Le constat est clair : pour améliorer la qualité des ressources humaines, il faut s’assurer que les établissements fonctionnent efficacement. Cela implique une réévaluation des moyens financiers et logistiques à leur disposition. La table ronde ambitionne d’apporter des réponses à des questions cruciales : les établissements ont-ils les ressources nécessaires pour remplir leur mission ? Si non, comment mobiliser davantage de financements, notamment via des ressources additionnelles nationales ou des partenariats innovants ?
Les discussions devront esquisser des pistes concrètes de réformes pour faire évoluer le modèle actuel vers un système plus performant, plus équitable et mieux financé
Au-delà du diagnostic, les discussions devront esquisser des pistes concrètes de réformes pour faire évoluer le modèle actuel vers un système plus performant, plus équitable et mieux financé. L’autonomisation des établissements, la responsabilisation des acteurs locaux, ainsi que la transparence dans la gestion des fonds seront autant de leviers à explorer.

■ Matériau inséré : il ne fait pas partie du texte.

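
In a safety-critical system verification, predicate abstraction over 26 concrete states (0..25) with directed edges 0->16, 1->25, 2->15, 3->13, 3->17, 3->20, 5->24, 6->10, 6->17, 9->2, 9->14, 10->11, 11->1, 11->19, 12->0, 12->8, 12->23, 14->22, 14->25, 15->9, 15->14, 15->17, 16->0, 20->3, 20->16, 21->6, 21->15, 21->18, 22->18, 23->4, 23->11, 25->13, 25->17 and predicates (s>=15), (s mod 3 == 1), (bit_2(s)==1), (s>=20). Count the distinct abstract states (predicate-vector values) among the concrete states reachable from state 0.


BFS from 0:
Concrete reachable: {0, 16}
Abstract via predicates (s>=15), (s mod 3 == 1), (bit_2(s)==1), (s>=20):
  (0,0,0,0) <- {0}
  (1,1,0,0) <- {16}
Distinct abstract states = 2

2


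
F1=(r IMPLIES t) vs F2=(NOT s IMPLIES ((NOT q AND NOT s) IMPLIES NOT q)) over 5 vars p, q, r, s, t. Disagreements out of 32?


F1 = (r IMPLIES t)
F2 = (NOT s IMPLIES ((NOT q AND NOT s) IMPLIES NOT q))
Evaluate both on each of 32 rows (bits = p,q,r,s,t):
  row 0 [00000]: F1=1 F2=1 -> 0
  row 1 [00001]: F1=1 F2=1 -> 0
  row 2 [00010]: F1=1 F2=1 -> 0
  row 3 [00011]: F1=1 F2=1 -> 0
  row 4 [00100]: F1=0 F2=1 (differ) -> 1
  row 5 [00101]: F1=1 F2=1 -> 0
  row 6 [00110]: F1=0 F2=1 (differ) -> 1
  row 7 [00111]: F1=1 F2=1 -> 0
  row 8 [01000]: F1=1 F2=1 -> 0
  row 9 [01001]: F1=1 F2=1 -> 0
  row 10 [01010]: F1=1 F2=1 -> 0
  row 11 [01011]: F1=1 F2=1 -> 0
  row 12 [01100]: F1=0 F2=1 (differ) -> 1
  row 13 [01101]: F1=1 F2=1 -> 0
  row 14 [01110]: F1=0 F2=1 (differ) -> 1
  row 15 [01111]: F1=1 F2=1 -> 0
  row 16 [10000]: F1=1 F2=1 -> 0
  row 17 [10001]: F1=1 F2=1 -> 0
  row 18 [10010]: F1=1 F2=1 -> 0
  row 19 [10011]: F1=1 F2=1 -> 0
  row 20 [10100]: F1=0 F2=1 (differ) -> 1
  row 21 [10101]: F1=1 F2=1 -> 0
  row 22 [10110]: F1=0 F2=1 (differ) -> 1
  row 23 [10111]: F1=1 F2=1 -> 0
  row 24 [11000]: F1=1 F2=1 -> 0
  row 25 [11001]: F1=1 F2=1 -> 0
  row 26 [11010]: F1=1 F2=1 -> 0
  row 27 [11011]: F1=1 F2=1 -> 0
  row 28 [11100]: F1=0 F2=1 (differ) -> 1
  row 29 [11101]: F1=1 F2=1 -> 0
  row 30 [11110]: F1=0 F2=1 (differ) -> 1
  row 31 [11111]: F1=1 F2=1 -> 0
Full result column, 8 rows per line (p,q fixed per line; r,s,t runs 000..111 left to right):
  rows 0-7 [p,q=00]: 00001010  (ones: 2)
  rows 8-15 [p,q=01]: 00001010  (ones: 2)
  rows 16-23 [p,q=10]: 00001010  (ones: 2)
  rows 24-31 [p,q=11]: 00001010  (ones: 2)
Disagreements = 2+2+2+2 = 8

8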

La Revue sectorielle conjointe s’inscrit dans une dynamique globale de transformation de l’école ivoirienne. Elle constitue un espace de dialogue stratégique entre l’État, les partenaires techniques et financiers, la société civile et les experts du secteur. Dans un contexte de croissance démographique soutenue et de demande sociale de plus en plus forte, elle représente une opportunité pour ajuster les priorités, renforcer la coordination intersectorielle et placer l’élève et l’apprenant au cœur des politiques publiques.
Le rendez-vous du 14 et 15 juillet pourrait bien marquer un tournant décisif vers une éducation plus inclusive, plus performante et mieux financée, condition indispensable pour bâtir une Côte d’Ivoire émergente, forte de ses ressources humaines.